A screenshot of the alert logic features on configure signal logic page

After creating the alert, in order to notify administrators or launch an automation process, an action group needs to be configured.

Note

Defining an action group is optional, and if one is not configured the alert will just log the notification to storage with no further action is taken. You can create a new action group from the metrics screen, by clicking Add next to Action Groups. You will then see this dialog:

A screenshot of where the create action group option is located when creating a new alert

Once you click Create Action group, you will see the screen shown below. You will name the action group and define an alert and the response. In this example, the administrator is going to be emailed in the event of the alert’s condition being triggered.

A screenshot of add action group page when creating a new alert

You can configure the email or SMS details as can be seen below. You can reach this screen either by clicking Edit Details under Configure, or by adding a new action, which will also bring up the configuration screen.

A screenshot of email/SMS message/push/voice page used for notification preferences when creating a new alert

With an action group, there are several ways in which you can respond to the alert. The following options are available for defining the action to take:

  • Automation Runbook
  • Azure Function
  • Email Azure Resource Manager Role
  • Email/SMS/Push/Voice
  • ITSM
  • Azure Logic App
  • Secure Webhook
  • Webhook

There are two categories to these actions—notification, which means notifying an administrator or group of administrators of an event, and automation, which is taking a defined action to respond to a performance condition.

Review older performance data

One of the benefits of utilizing the Azure Monitor is the ability to easily and quickly review past metrics that were gathered. If you examine a resource, you’ll note a datetime picker in the upper right-hand corner. Azure Monitor Metrics will be retained for 93 days, after which they are purged, however you do have the option to archive them to Azure Storage.

A screenshot of the metrics dashboard where you can filter by different time range

You are also able to select a smaller window of time such as the last 30 minutes, last hour, last 4 hours, or last 12 hours as an example.
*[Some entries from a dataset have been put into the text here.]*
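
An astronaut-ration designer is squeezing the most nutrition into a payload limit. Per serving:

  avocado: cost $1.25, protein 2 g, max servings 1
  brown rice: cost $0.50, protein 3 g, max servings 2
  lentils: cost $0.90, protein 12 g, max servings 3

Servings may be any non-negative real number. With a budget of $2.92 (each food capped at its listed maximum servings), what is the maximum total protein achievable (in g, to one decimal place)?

37.3 g

Protein per dollar: lentils 13.33, brown rice 6, avocado 1.6.
Take 3 servings of lentils: spends $2.70, +36.0 g protein (running total 36.0 g).
Take 0.44 servings of brown rice: spends $0.22, +1.3 g protein (running total 37.3 g).
Filling greedily by protein-per-dollar is optimal for one linear limit, giving 37.3 g.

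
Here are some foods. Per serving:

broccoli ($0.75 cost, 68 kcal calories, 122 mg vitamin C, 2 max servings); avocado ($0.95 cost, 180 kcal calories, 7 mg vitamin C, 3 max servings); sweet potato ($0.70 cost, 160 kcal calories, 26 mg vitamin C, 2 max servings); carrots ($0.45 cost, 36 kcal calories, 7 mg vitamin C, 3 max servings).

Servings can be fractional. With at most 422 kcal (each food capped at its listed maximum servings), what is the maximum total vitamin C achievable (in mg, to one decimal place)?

Vitamin C per kcal: broccoli 1.794, carrots 0.1944, sweet potato 0.1625, avocado 0.03889.
Take 2 servings of broccoli: uses 136 kcal, +244.0 mg vitamin C (running total 244.0 mg).
Take 3 servings of carrots: uses 108 kcal, +21.0 mg vitamin C (running total 265.0 mg).
Take 1.113 servings of sweet potato: uses 178 kcal, +28.9 mg vitamin C (running total 293.9 mg).
Filling greedily by vitamin C-per-kcal is optimal for one linear limit, giving 293.9 mg.

293.9 mg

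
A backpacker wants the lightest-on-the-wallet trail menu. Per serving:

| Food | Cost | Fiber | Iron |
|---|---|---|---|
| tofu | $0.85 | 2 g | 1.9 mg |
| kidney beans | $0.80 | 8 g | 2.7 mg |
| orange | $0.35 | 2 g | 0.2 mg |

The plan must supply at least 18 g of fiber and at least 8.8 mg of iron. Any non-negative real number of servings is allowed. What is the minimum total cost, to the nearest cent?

An LP optimum is at a vertex; with two nutrient constraints at most two foods are used. Check each candidate.
tofu only: max(18/2, 8.8/1.9) = 9 servings → $7.65.
kidney beans only: max(18/8, 8.8/2.7) = 3.259 servings → $2.61.
orange only: max(18/2, 8.8/0.2) = 44 servings → $15.40.
tofu + kidney beans with both tight: 2.224 servings and 1.694 servings → $3.25.
tofu + orange with both tight: 4.118 servings and 4.882 servings → $5.21.
kidney beans + orange with both targets exact would need a negative amount; discard.
The minimum over all feasible corners is $2.61.

$2.61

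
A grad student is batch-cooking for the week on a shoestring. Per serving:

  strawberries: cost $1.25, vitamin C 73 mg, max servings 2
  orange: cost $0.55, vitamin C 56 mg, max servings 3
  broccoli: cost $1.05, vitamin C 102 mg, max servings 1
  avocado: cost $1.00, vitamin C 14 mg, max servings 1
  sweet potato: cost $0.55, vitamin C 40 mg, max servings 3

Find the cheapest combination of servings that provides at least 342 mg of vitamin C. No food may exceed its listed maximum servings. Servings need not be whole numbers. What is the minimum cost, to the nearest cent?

Cost per mg of vitamin C: orange $0.0098, broccoli $0.0103, sweet potato $0.0138, strawberries $0.0171, avocado $0.0714.
Take 3 servings of orange: +168.0 mg vitamin C for $1.65 (total $1.65, still need 174.0 mg).
Take 1 serving of broccoli: +102.0 mg vitamin C for $1.05 (total $2.70, still need 72.0 mg).
Take 1.8 servings of sweet potato: +72.0 mg vitamin C for $0.99 (total $3.69, still need 0.0 mg).
Filling from the cheapest source first is optimal under one linear minimum: $3.69.

$3.69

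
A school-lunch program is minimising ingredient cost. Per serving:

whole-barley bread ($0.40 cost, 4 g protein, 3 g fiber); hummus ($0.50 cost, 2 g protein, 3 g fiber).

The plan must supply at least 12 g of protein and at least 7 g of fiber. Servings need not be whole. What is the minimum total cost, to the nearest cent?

$1.20

With two linear requirements the optimum uses one or two foods; enumerate the corners.
whole-barley bread only: max(12/4, 7/3) = 3 servings → $1.20.
hummus only: max(12/2, 7/3) = 6 servings → $3.00.
whole-barley bread + hummus: the both-tight solution has a negative serving — not a feasible corner.
The minimum over all feasible corners is $1.20.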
The flexibility of Azure monitor allows administrators to quickly identify issues as well as to potentially diagnose past issues.

SQL Server metrics that matter

Microsoft SQL Server is a well instrumented piece of software that collects a great deal of performance metadata. The database engine has metrics that can be monitored to help identify and improve performance-related issues. Some operating system metrics are only viewable from within performance monitor while others can be accessed through T-SQL queries, in particular, by selecting from the dynamic management views (DMVs). There are some metrics that are exposed in both locations so knowing where to identify specific metrics is important. One example of data that can only be captured from DMVs is data and transaction log file read/write latency as exposed in sys.dm_os_volume_stats. On the other hand, an example of an OS metric that is not available directly through SQL Server is the seconds per disk read and write for the disk volume. Combining these two metrics can help you gain better understand if a performance issue is related to database structure or a physical storage bottleneck.